I stumbled across this book while browsing in a used book store in East Lansing, Michigan. (I was there for Linguistics Summer Camp.) Having heard of Kellogg, I was intrigued. And with a title like Plain Facts, and a publication date of 1882, I had to see what it was about. I opened the book to a page at random. And laughed out loud. I flipped through more pages, and laughed again. (snort, snicker…) I had to buy the book before I was thrown out.

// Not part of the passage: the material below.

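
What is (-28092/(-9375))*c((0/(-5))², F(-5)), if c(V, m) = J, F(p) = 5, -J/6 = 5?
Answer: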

It turns out that the “plain facts” are all about sex. As written by someone who felt that sex should be avoided whenever possible.

I don’t remember what the first passage I read was. But the beauty of this book is that nearly every page offers some piece of wisdom that I just couldn’t make up. I must share it with the world at large.

For example, we learn from page 87 that young women must not get their feet wet at certain times of the month, or they may do permanent damage:

A young lady who allows herself to get wet or chilled, or gets the feet wet, just prior to or during menstruation, runs the risk of imposing upon herself life-long injury.

Even babies may be in danger from the “stamp of vice,” as we learn from page 183:

Sometimes–rarely we hope–the helpless infant imbibes the essence of libidinous desires with its mother’s milk, and thence receives upon its forming brain the stamp of vice.

And not to leave out the dangers to men, there’s page 366, which offers this dire warning about the perils of auto-eroticism:

Many young men waste away and die of symptoms resembling consumption which are solely the result of the loathsome practice of self-abuse.

So I offer to you a game. Please give me a random (or carefully selected by whatever means you like) number between 1 and 512, and I will attempt to locate some notable nugget of wisdom for you in the vicinity of that page.

[Note: I’ll get back with the nuggets for you next Tuesday, April 10th.]

creepy new airport security technology can look under your pants

I saw a NYT article this morning describing new airport security technology: passenger x-ray machines.

X-ray vision has come to the airport checkpoint here, courtesy of federal aviation security officials who have installed a new device that peeks underneath passengers’ clothing to search for guns, bombs or liquid explosives.

This creepy new technology can let TSA employees do a virtual strip-search. It actually looks very impressive, giving an outline of the passenger’s skin. And I guess I find it fascinating. But, and I repeat. I also find it creepy. And unsettling.

Anyhow, this news story reminds me of a number of things. So here. Have a list:

  1. Superman (eg. 1978). He had x-ray vision. Could look through Lois Lane’s clothes to see her undies.
  2. Total Recall (1990). Shows security screening of the future with people walking along through full-body x-rays. We get to see skeletal structure in this movie, though. Not skin.
  3. The image the article shows looks a little like a 3D ultrasound. (Though the technology is totally different.)
  4. And I’m reminded of the airport security game (Hat-tip to Schneier, who has lots of interesting things to say about the games we play relating to “security.”) This game lets you play an airport security employee, screening passengers and their bags as they try to pass through security. Your task is to keep up with the ever-changing, and frequently random, restrictions on items that passengers may have on their person or in their carry-on bags as they pass through. For example, sometimes passengers are not allowed to wear their shoes as go through the security gate. And sometimes they are not allowed to be wearing pants.